Source Name: Innovations: Technology and Techniques in Cardiothoracic and Vascular Surgery

Author(s)

Marc W. Gerdisch, Chanice Johns, Manesh Parikshak, Andrew Barksdale, Louis P. Perrault

This article describes the outcomes of adding active chest tube clearance (ATC) to enhanced recovery after cardiac surgery (ERAS) program, comparing 684 patients who underwent ATC compared to 650 patients who did not.
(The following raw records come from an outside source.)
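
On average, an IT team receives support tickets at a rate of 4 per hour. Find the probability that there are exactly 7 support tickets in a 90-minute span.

0.1377

Over the interval, μ = 4 × 1.5 = 6 (a 90-minute span = 1.5 hours).
P(N = 7) = e^(−μ) μ^7/7! = e^(−6) · 6^7/5040 ≈ 0.1377.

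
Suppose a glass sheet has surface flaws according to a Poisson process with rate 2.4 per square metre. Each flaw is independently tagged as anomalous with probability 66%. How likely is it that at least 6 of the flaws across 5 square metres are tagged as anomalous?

Thinning: the flaws that are tagged as anomalous themselves form a Poisson process with rate 0.66 × 2.4 = 1.584 per square metre.
Over the interval, μ = 1.584 × 5 = 7.92 (5 square metres).
P(N ≥ 6) = 1 − P(N ≤ 5) ≈ 0.8013.

0.8013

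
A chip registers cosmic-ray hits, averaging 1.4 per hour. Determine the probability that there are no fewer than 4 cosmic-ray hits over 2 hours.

0.3081

Over the interval, μ = 1.4 × 2 = 2.8 (2 hours).
P(N ≥ 4) = 1 − P(N ≤ 3) = 1 − Σ_{j=0}^{3} e^(−μ) μ^j/j! ≈ 0.3081.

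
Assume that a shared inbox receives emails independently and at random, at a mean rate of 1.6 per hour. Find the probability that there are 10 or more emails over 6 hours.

0.4911

Over the interval, μ = 1.6 × 6 = 9.6 (6 hours).
P(N ≥ 10) = 1 − P(N ≤ 9) = 1 − Σ_{j=0}^{9} e^(−μ) μ^j/j! ≈ 0.4911.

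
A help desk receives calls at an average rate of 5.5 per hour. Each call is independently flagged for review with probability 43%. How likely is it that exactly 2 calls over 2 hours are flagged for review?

Thinning: the calls that are flagged for review themselves form a Poisson process with rate 0.43 × 5.5 = 2.365 per hour.
Over the interval, μ = 2.365 × 2 = 4.73 (2 hours).
P(N = 2) = e^(−4.73) · 4.73^2/2! ≈ 0.0987.

0.0987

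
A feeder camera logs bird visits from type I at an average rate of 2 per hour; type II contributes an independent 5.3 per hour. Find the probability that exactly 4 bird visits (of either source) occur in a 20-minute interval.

0.1282

Independent Poisson processes superpose: combined rate λ = 2 + 5.3 = 7.3 per hour.
Over the interval, μ = 7.3 × 1/3 ≈ 2.43333 (a 20-minute interval = 1/3 hours).
P(N = 4) = e^(−2.43333) · 2.43333^4/4! ≈ 0.1282.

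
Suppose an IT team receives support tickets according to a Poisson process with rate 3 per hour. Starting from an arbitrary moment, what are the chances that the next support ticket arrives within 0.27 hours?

Inter-arrival times are exponential with rate λ = 3 per hour.
P(T ≤ 0.27) = 1 − e^(−λt) = 1 − e^(−3 × 0.27) = 1 − e^(−0.81) ≈ 0.5551.

0.5551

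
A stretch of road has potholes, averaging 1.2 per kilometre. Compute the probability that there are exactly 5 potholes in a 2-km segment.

0.0602

Over the interval, μ = 1.2 × 2 = 2.4 (a 2-km segment = 2 kilometres).
P(N = 5) = e^(−μ) μ^5/5! = e^(−2.4) · 2.4^5/120 ≈ 0.0602.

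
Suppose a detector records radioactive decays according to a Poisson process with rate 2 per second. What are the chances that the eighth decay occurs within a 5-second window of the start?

0.7798

Over the interval, μ = 2 × 5 = 10 (a 5-second window = 5 seconds).
The eighth arrival falls in the interval iff at least 8 events occur there: P(S_8 ≤ t) = P(N ≥ 8) = 1 − P(N ≤ 7) ≈ 0.7798.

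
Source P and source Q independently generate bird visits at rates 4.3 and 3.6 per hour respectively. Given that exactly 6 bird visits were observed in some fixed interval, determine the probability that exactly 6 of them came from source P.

0.0260

Given the total, each event is independently from source P with probability p = λ_P/(λ_P+λ_Q) = 4.3/7.9 ≈ 0.5443.
So K ~ Binomial(6, 4.3/7.9): P(K = 6) = C(6,6) · (4.3/7.9)^6 · (3.6/7.9)^0 ≈ 0.0260.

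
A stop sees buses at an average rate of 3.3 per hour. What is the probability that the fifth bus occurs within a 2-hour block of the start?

0.7873

Over the interval, μ = 3.3 × 2 = 6.6 (a 2-hour block = 2 hours).
The fifth arrival falls in the interval iff at least 5 events occur there: P(S_5 ≤ t) = P(N ≥ 5) = 1 − P(N ≤ 4) ≈ 0.7873.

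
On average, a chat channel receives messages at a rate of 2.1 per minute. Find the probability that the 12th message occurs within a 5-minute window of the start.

0.3613

Over the interval, μ = 2.1 × 5 = 10.5 (a 5-minute window = 5 minutes).
The 12th arrival falls in the interval iff at least 12 events occur there: P(S_12 ≤ t) = P(N ≥ 12) = 1 − P(N ≤ 11) ≈ 0.3613.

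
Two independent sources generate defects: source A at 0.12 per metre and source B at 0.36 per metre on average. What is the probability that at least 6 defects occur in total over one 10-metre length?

Independent Poisson processes superpose: combined rate λ = 0.12 + 0.36 = 0.48 per metre.
Over the interval, μ = 0.48 × 10 = 4.8 (a 10-metre length = 10 metres).
P(N ≥ 6) = 1 − P(N ≤ 5) ≈ 0.3490.

0.3490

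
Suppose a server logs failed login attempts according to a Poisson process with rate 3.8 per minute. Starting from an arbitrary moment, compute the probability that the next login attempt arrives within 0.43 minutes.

Inter-arrival times are exponential with rate λ = 3.8 per minute.
P(T ≤ 0.43) = 1 − e^(−λt) = 1 − e^(−3.8 × 0.43) = 1 − e^(−1.634) ≈ 0.8049.

0.8049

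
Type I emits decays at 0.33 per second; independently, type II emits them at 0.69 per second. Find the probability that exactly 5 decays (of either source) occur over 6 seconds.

Independent Poisson processes superpose: combined rate λ = 0.33 + 0.69 = 1.02 per second.
Over the interval, μ = 1.02 × 6 = 6.12 (6 seconds).
P(N = 5) = e^(−6.12) · 6.12^5/5! ≈ 0.1573.

0.1573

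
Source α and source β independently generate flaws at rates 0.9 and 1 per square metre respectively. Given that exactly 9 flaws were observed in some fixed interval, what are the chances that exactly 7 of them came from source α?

Given the total, each event is independently from source α with probability p = λ_α/(λ_α+λ_β) = 0.9/1.9 ≈ 0.4737.
So K ~ Binomial(9, 0.9/1.9): P(K = 7) = C(9,7) · (0.9/1.9)^7 · (1/1.9)^2 ≈ 0.0534.

0.0534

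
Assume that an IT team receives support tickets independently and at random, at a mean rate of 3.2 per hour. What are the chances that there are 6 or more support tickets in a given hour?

With mean μ = 3.2 per hour,
P(N ≥ 6) = 1 − P(N ≤ 5) = 1 − Σ_{j=0}^{5} e^(−μ) μ^j/j! ≈ 0.1054.

0.1054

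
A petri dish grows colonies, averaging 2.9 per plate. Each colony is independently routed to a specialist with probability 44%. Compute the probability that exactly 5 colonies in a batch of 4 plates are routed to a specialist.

Thinning: the colonies that are routed to a specialist themselves form a Poisson process with rate 0.44 × 2.9 = 1.276 per plate.
Over the interval, μ = 1.276 × 4 = 5.104 (a batch of 4 plates = 4 plates).
P(N = 5) = e^(−5.104) · 5.104^5/5! ≈ 0.1753.

0.1753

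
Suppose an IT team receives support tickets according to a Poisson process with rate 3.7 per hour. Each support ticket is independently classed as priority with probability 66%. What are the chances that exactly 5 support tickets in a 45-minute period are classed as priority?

Thinning: the support tickets that are classed as priority themselves form a Poisson process with rate 0.66 × 3.7 = 2.442 per hour.
Over the interval, μ = 2.442 × 0.75 = 1.8315 (a 45-minute period = 0.75 hours).
P(N = 5) = e^(−1.8315) · 1.8315^5/5! ≈ 0.0275.

0.0275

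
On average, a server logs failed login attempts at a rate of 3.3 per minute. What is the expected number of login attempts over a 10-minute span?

E[N] = λt = 3.3 × 10 = 33 (a 10-minute span = 10 minutes).

33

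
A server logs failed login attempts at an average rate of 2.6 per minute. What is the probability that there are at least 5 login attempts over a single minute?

With mean μ = 2.6 per minute,
P(N ≥ 5) = 1 − P(N ≤ 4) = 1 − Σ_{j=0}^{4} e^(−μ) μ^j/j! ≈ 0.1226.

0.1226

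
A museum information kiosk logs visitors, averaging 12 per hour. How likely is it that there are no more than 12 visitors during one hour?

With mean μ = 12 per hour,
P(N ≤ 12) = Σ_{j=0}^{12} e^(−μ) μ^j/j! ≈ 0.5760.

0.5760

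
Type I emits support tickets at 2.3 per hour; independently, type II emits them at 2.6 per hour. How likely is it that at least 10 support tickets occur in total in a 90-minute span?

Independent Poisson processes superpose: combined rate λ = 2.3 + 2.6 = 4.9 per hour.
Over the interval, μ = 4.9 × 1.5 = 7.35 (a 90-minute span = 1.5 hours).
P(N ≥ 10) = 1 − P(N ≤ 9) ≈ 0.2067.

0.2067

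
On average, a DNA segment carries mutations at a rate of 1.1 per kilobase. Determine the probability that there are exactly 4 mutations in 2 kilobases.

0.1082

Over the interval, μ = 1.1 × 2 = 2.2 (2 kilobases).
P(N = 4) = e^(−μ) μ^4/4! = e^(−2.2) · 2.2^4/24 ≈ 0.1082.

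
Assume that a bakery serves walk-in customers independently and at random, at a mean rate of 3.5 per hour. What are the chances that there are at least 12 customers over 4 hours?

0.7400

Over the interval, μ = 3.5 × 4 = 14 (4 hours).
P(N ≥ 12) = 1 − P(N ≤ 11) = 1 − Σ_{j=0}^{11} e^(−μ) μ^j/j! ≈ 0.7400.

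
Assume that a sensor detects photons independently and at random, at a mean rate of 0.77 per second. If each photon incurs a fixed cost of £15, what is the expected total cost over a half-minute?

£346.5

E[N] = 0.77 × 30 = 23.1 (a half-minute = 30 seconds); E[cost] = 23.1 × £15 = £346.5.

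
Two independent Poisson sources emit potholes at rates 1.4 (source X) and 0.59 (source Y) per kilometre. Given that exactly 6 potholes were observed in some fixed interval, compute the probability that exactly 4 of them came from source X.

0.3230

Given the total, each event is independently from source X with probability p = λ_X/(λ_X+λ_Y) = 1.4/1.99 ≈ 0.7035.
So K ~ Binomial(6, 1.4/1.99): P(K = 4) = C(6,4) · (1.4/1.99)^4 · (0.59/1.99)^2 ≈ 0.3230.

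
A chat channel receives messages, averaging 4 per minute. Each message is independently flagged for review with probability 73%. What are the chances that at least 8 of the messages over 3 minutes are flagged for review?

Thinning: the messages that are flagged for review themselves form a Poisson process with rate 0.73 × 4 = 2.92 per minute.
Over the interval, μ = 2.92 × 3 = 8.76 (3 minutes).
P(N ≥ 8) = 1 − P(N ≤ 7) ≈ 0.6473.

0.6473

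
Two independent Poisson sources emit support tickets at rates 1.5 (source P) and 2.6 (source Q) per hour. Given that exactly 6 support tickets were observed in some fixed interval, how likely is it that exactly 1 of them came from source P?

Given the total, each event is independently from source P with probability p = λ_P/(λ_P+λ_Q) = 1.5/4.1 ≈ 0.3659.
So K ~ Binomial(6, 1.5/4.1): P(K = 1) = C(6,1) · (1.5/4.1)^1 · (2.6/4.1)^5 ≈ 0.2251.

0.2251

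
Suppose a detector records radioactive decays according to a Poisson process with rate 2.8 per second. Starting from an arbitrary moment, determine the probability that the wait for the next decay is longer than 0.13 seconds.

The wait for the next event is exponential with rate λ = 2.8 per second.
P(T > 0.13) = e^(−λt) = e^(−2.8 × 0.13) = e^(−0.364) ≈ 0.6949.

0.6949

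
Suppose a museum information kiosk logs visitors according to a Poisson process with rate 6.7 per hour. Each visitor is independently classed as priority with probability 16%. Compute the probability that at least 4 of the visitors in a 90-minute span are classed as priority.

Thinning: the visitors that are classed as priority themselves form a Poisson process with rate 0.16 × 6.7 = 1.072 per hour.
Over the interval, μ = 1.072 × 1.5 = 1.608 (a 90-minute span = 1.5 hours).
P(N ≥ 4) = 1 − P(N ≤ 3) ≈ 0.0799.

0.0799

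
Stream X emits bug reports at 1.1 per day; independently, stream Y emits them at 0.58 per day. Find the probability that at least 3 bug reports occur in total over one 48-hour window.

0.6525

Independent Poisson processes superpose: combined rate λ = 1.1 + 0.58 = 1.68 per day.
Over the interval, μ = 1.68 × 2 = 3.36 (a 48-hour window = 2 days).
P(N ≥ 3) = 1 − P(N ≤ 2) ≈ 0.6525.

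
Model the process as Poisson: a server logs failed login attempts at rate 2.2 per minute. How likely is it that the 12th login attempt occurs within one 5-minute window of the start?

0.4207

Over the interval, μ = 2.2 × 5 = 11 (a 5-minute window = 5 minutes).
The 12th arrival falls in the interval iff at least 12 events occur there: P(S_12 ≤ t) = P(N ≥ 12) = 1 − P(N ≤ 11) ≈ 0.4207.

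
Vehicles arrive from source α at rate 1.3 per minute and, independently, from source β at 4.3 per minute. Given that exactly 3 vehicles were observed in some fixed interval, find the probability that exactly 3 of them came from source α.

0.0125

Given the total, each event is independently from source α with probability p = λ_α/(λ_α+λ_β) = 1.3/5.6 ≈ 0.2321.
So K ~ Binomial(3, 1.3/5.6): P(K = 3) = C(3,3) · (1.3/5.6)^3 · (4.3/5.6)^0 ≈ 0.0125.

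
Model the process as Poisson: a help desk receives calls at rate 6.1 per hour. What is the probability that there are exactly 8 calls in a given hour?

0.1066

With mean μ = 6.1 per hour,
P(N = 8) = e^(−μ) μ^8/8! = e^(−6.1) · 6.1^8/40320 ≈ 0.1066.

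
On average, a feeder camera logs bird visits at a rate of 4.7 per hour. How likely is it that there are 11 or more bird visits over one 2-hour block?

Over the interval, μ = 4.7 × 2 = 9.4 (a 2-hour block = 2 hours).
P(N ≥ 11) = 1 − P(N ≤ 10) = 1 − Σ_{j=0}^{10} e^(−μ) μ^j/j! ≈ 0.3424.

0.3424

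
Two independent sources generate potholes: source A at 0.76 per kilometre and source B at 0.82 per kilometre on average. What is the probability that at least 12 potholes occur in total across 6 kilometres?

0.2459

Independent Poisson processes superpose: combined rate λ = 0.76 + 0.82 = 1.58 per kilometre.
Over the interval, μ = 1.58 × 6 = 9.48 (6 kilometres).
P(N ≥ 12) = 1 − P(N ≤ 11) ≈ 0.2459.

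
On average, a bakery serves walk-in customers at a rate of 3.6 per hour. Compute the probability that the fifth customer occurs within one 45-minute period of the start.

0.1371

Over the interval, μ = 3.6 × 0.75 = 2.7 (a 45-minute period = 0.75 hours).
The fifth arrival falls in the interval iff at least 5 events occur there: P(S_5 ≤ t) = P(N ≥ 5) = 1 − P(N ≤ 4) ≈ 0.1371.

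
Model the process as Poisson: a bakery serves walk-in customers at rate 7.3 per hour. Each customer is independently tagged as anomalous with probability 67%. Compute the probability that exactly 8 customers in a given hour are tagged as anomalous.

0.0610

Thinning: the customers that are tagged as anomalous themselves form a Poisson process with rate 0.67 × 7.3 = 4.891 per hour.
So μ = 4.891.
P(N = 8) = e^(−4.891) · 4.891^8/8! ≈ 0.0610.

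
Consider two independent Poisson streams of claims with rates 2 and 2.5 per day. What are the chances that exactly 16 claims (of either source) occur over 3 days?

Independent Poisson processes superpose: combined rate λ = 2 + 2.5 = 4.5 per day.
Over the interval, μ = 4.5 × 3 = 13.5 (3 days).
P(N = 16) = e^(−13.5) · 13.5^16/16! ≈ 0.0798.

0.0798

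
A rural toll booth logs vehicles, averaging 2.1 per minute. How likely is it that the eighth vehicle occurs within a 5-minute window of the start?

0.8215

Over the interval, μ = 2.1 × 5 = 10.5 (a 5-minute window = 5 minutes).
The eighth arrival falls in the interval iff at least 8 events occur there: P(S_8 ≤ t) = P(N ≥ 8) = 1 − P(N ≤ 7) ≈ 0.8215.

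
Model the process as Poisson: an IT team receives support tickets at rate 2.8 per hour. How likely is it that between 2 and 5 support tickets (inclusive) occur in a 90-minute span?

Over the interval, μ = 2.8 × 1.5 = 4.2 (a 90-minute span = 1.5 hours).
P(2 ≤ N ≤ 5) = Σ_{j=2}^{5} e^(−4.2) · 4.2^j/j! ≈ 0.6752.

0.6752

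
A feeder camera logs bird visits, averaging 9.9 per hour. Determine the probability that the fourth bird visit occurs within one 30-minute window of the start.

0.7279

Over the interval, μ = 9.9 × 0.5 = 4.95 (a 30-minute window = 0.5 hours).
The fourth arrival falls in the interval iff at least 4 events occur there: P(S_4 ≤ t) = P(N ≥ 4) = 1 − P(N ≤ 3) ≈ 0.7279.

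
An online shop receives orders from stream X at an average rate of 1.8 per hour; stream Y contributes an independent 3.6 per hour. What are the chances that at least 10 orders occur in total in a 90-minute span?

0.2959

Independent Poisson processes superpose: combined rate λ = 1.8 + 3.6 = 5.4 per hour.
Over the interval, μ = 5.4 × 1.5 = 8.1 (a 90-minute span = 1.5 hours).
P(N ≥ 10) = 1 − P(N ≤ 9) ≈ 0.2959.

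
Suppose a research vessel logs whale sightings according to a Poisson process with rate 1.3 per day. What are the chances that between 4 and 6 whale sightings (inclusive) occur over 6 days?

0.2899

Over the interval, μ = 1.3 × 6 = 7.8 (6 days).
P(4 ≤ N ≤ 6) = Σ_{j=4}^{6} e^(−7.8) · 7.8^j/j! ≈ 0.2899.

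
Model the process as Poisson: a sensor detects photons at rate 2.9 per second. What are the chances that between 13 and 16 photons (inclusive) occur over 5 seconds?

0.4001

Over the interval, μ = 2.9 × 5 = 14.5 (5 seconds).
P(13 ≤ N ≤ 16) = Σ_{j=13}^{16} e^(−14.5) · 14.5^j/j! ≈ 0.4001.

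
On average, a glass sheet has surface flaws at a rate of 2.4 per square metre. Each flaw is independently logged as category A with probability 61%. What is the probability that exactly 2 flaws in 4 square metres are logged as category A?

0.0491

Thinning: the flaws that are logged as category A themselves form a Poisson process with rate 0.61 × 2.4 = 1.464 per square metre.
Over the interval, μ = 1.464 × 4 = 5.856 (4 square metres).
P(N = 2) = e^(−5.856) · 5.856^2/2! ≈ 0.0491.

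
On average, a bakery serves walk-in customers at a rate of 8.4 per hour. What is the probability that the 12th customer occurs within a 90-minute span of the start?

Over the interval, μ = 8.4 × 1.5 = 12.6 (a 90-minute span = 1.5 hours).
The 12th arrival falls in the interval iff at least 12 events occur there: P(S_12 ≤ t) = P(N ≥ 12) = 1 − P(N ≤ 11) ≈ 0.6050.

0.6050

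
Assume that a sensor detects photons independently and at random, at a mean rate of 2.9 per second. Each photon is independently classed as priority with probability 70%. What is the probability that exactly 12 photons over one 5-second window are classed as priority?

0.0975

Thinning: the photons that are classed as priority themselves form a Poisson process with rate 0.7 × 2.9 = 2.03 per second.
Over the interval, μ = 2.03 × 5 = 10.15 (a 5-second window = 5 seconds).
P(N = 12) = e^(−10.15) · 10.15^12/12! ≈ 0.0975.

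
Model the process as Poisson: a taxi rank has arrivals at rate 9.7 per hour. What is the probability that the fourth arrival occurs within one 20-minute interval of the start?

Over the interval, μ = 9.7 × 1/3 ≈ 3.23333 (a 20-minute interval = 1/3 hours).
The fourth arrival falls in the interval iff at least 4 events occur there: P(S_4 ≤ t) = P(N ≥ 4) = 1 − P(N ≤ 3) ≈ 0.4049.

0.4049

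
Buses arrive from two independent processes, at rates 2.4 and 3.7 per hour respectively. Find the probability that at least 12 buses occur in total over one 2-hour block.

0.5611

Independent Poisson processes superpose: combined rate λ = 2.4 + 3.7 = 6.1 per hour.
Over the interval, μ = 6.1 × 2 = 12.2 (a 2-hour block = 2 hours).
P(N ≥ 12) = 1 − P(N ≤ 11) ≈ 0.5611.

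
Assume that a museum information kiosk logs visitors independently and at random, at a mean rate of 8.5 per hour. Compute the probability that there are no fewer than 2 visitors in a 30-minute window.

Over the interval, μ = 8.5 × 0.5 = 4.25 (a 30-minute window = 0.5 hours).
P(N ≥ 2) = 1 − P(N ≤ 1) = 1 − Σ_{j=0}^{1} e^(−μ) μ^j/j! ≈ 0.9251.

0.9251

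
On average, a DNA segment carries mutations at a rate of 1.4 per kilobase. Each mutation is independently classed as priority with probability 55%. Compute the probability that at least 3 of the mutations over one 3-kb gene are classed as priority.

Thinning: the mutations that are classed as priority themselves form a Poisson process with rate 0.55 × 1.4 = 0.77 per kilobase.
Over the interval, μ = 0.77 × 3 = 2.31 (a 3-kb gene = 3 kilobases).
P(N ≥ 3) = 1 − P(N ≤ 2) ≈ 0.4066.

0.4066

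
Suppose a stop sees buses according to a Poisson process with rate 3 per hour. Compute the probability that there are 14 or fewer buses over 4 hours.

Over the interval, μ = 3 × 4 = 12 (4 hours).
P(N ≤ 14) = Σ_{j=0}^{14} e^(−μ) μ^j/j! ≈ 0.7720.

0.7720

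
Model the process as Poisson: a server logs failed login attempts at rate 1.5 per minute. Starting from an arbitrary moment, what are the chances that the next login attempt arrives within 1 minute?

0.7769

Inter-arrival times are exponential with rate λ = 1.5 per minute.
P(T ≤ 1) = 1 − e^(−λt) = 1 − e^(−1.5 × 1) = 1 − e^(−1.5) ≈ 0.7769.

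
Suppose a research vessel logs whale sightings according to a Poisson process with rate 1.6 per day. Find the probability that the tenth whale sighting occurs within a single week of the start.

0.6808

Over the interval, μ = 1.6 × 7 = 11.2 (a week = 7 days).
The tenth arrival falls in the interval iff at least 10 events occur there: P(S_10 ≤ t) = P(N ≥ 10) = 1 − P(N ≤ 9) ≈ 0.6808.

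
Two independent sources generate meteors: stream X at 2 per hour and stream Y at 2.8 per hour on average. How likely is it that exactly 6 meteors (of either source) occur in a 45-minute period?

0.0826

Independent Poisson processes superpose: combined rate λ = 2 + 2.8 = 4.8 per hour.
Over the interval, μ = 4.8 × 0.75 = 3.6 (a 45-minute period = 0.75 hours).
P(N = 6) = e^(−3.6) · 3.6^6/6! ≈ 0.0826.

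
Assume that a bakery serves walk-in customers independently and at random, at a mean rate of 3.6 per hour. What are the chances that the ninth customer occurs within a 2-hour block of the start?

Over the interval, μ = 3.6 × 2 = 7.2 (a 2-hour block = 2 hours).
The ninth arrival falls in the interval iff at least 9 events occur there: P(S_9 ≤ t) = P(N ≥ 9) = 1 − P(N ≤ 8) ≈ 0.2973.

0.2973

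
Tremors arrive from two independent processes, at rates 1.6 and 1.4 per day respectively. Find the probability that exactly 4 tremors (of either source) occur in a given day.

Independent Poisson processes superpose: combined rate λ = 1.6 + 1.4 = 3 per day.
So μ = 3.
P(N = 4) = e^(−3) · 3^4/4! ≈ 0.1680.

0.1680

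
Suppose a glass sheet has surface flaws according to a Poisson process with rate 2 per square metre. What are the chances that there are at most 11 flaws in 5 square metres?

0.6968

Over the interval, μ = 2 × 5 = 10 (5 square metres).
P(N ≤ 11) = Σ_{j=0}^{11} e^(−μ) μ^j/j! ≈ 0.6968.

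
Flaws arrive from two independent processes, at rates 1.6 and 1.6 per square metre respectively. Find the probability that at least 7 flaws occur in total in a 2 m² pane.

0.4577

Independent Poisson processes superpose: combined rate λ = 1.6 + 1.6 = 3.2 per square metre.
Over the interval, μ = 3.2 × 2 = 6.4 (a 2 m² pane = 2 square metres).
P(N ≥ 7) = 1 − P(N ≤ 6) ≈ 0.4577.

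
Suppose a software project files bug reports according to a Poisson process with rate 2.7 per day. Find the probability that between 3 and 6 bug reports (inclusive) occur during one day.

0.4858

With mean μ = 2.7 per day,
P(3 ≤ N ≤ 6) = Σ_{j=3}^{6} e^(−2.7) · 2.7^j/j! ≈ 0.4858.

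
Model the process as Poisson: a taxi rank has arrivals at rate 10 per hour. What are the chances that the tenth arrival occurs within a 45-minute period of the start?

0.2236

Over the interval, μ = 10 × 0.75 = 7.5 (a 45-minute period = 0.75 hours).
The tenth arrival falls in the interval iff at least 10 events occur there: P(S_10 ≤ t) = P(N ≥ 10) = 1 − P(N ≤ 9) ≈ 0.2236.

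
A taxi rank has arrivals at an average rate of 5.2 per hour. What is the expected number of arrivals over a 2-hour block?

10.4

E[N] = λt = 5.2 × 2 = 10.4 (a 2-hour block = 2 hours).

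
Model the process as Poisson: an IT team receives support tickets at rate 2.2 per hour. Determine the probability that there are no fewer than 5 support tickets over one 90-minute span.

0.2374

Over the interval, μ = 2.2 × 1.5 = 3.3 (a 90-minute span = 1.5 hours).
P(N ≥ 5) = 1 − P(N ≤ 4) = 1 − Σ_{j=0}^{4} e^(−μ) μ^j/j! ≈ 0.2374.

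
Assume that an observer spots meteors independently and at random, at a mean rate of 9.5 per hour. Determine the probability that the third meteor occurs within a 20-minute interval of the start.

0.6131

Over the interval, μ = 9.5 × 1/3 ≈ 3.16667 (a 20-minute interval = 1/3 hours).
The third arrival falls in the interval iff at least 3 events occur there: P(S_3 ≤ t) = P(N ≥ 3) = 1 − P(N ≤ 2) ≈ 0.6131.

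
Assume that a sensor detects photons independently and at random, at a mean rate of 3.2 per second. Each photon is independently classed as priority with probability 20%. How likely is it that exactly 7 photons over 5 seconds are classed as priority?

0.0278

Thinning: the photons that are classed as priority themselves form a Poisson process with rate 0.2 × 3.2 = 0.64 per second.
Over the interval, μ = 0.64 × 5 = 3.2 (5 seconds).
P(N = 7) = e^(−3.2) · 3.2^7/7! ≈ 0.0278.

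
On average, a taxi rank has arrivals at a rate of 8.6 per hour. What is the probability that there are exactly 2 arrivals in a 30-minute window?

0.1254

Over the interval, μ = 8.6 × 0.5 = 4.3 (a 30-minute window = 0.5 hours).
P(N = 2) = e^(−μ) μ^2/2! = e^(−4.3) · 4.3^2/2 ≈ 0.1254.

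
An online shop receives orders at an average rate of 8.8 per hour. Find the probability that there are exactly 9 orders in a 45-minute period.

Over the interval, μ = 8.8 × 0.75 = 6.6 (a 45-minute period = 0.75 hours).
P(N = 9) = e^(−μ) μ^9/9! = e^(−6.6) · 6.6^9/362880 ≈ 0.0891.

0.0891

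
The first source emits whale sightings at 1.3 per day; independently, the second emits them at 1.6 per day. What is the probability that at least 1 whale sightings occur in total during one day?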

The authors noted a 41 percent reduction in retained blood (ATC group: 8.2 percent vs non-ATC group: 4.8 percent, p<0.05), a decrease in postoperative atrial fibrillation (ATC group: 28 percent vs non-ATC group: 33 percent, p<0.05), and a statistically significant reduction in median ICU hours. This improvement was attributed to the known high incidence of clogging in chest tubes, which was improved with active chest tube clearance. The authors also correlated their outcomes with favorable improvements in resource utilization and cost savings. 

Comments

This article has several limitations, some referenced by the authors including no blinding and randomization. This sequential study cannot account for the impact of improved application of ERAS protocols over time. A concurrent (though not blinded) study published from Northwestern (Ann Thorac Surg. 2022 Oct;114(4):1334-1340. doi: 10.1016/j.athoracsur.2022.02.086. Epub 2022 Apr 11.) directly contradicts the findings of this study, demonstrating no benefit from the device. I don't dispute that there is value to ensuring chest tube patency. Prior to the introduction of this expensive device, we used mechanical stripping and chest tube aspiration with an endotracheal tube suction catheter. In some ERAS publications reference is made to the ills of stripping. I drilled down on the references used to support this statement. All referenced an article that suggested that high negative pressure generated was bad, with no evidence to support that assertion. The theoretical disadvantage of chest tube aspiration is breaking the sterile field. If done carefully, sterility can be maintained. This theoretical disadvantage has never been proven to increase the risk of mediastinitis. Though the study reports no financial support for the study. One of the authors has received significant financial remuneration from the company which is unreported. My personal opinion, and I acknowledge it is my opinion, is that despite the reported findings of this study, the use of this expensive device is not of proven value.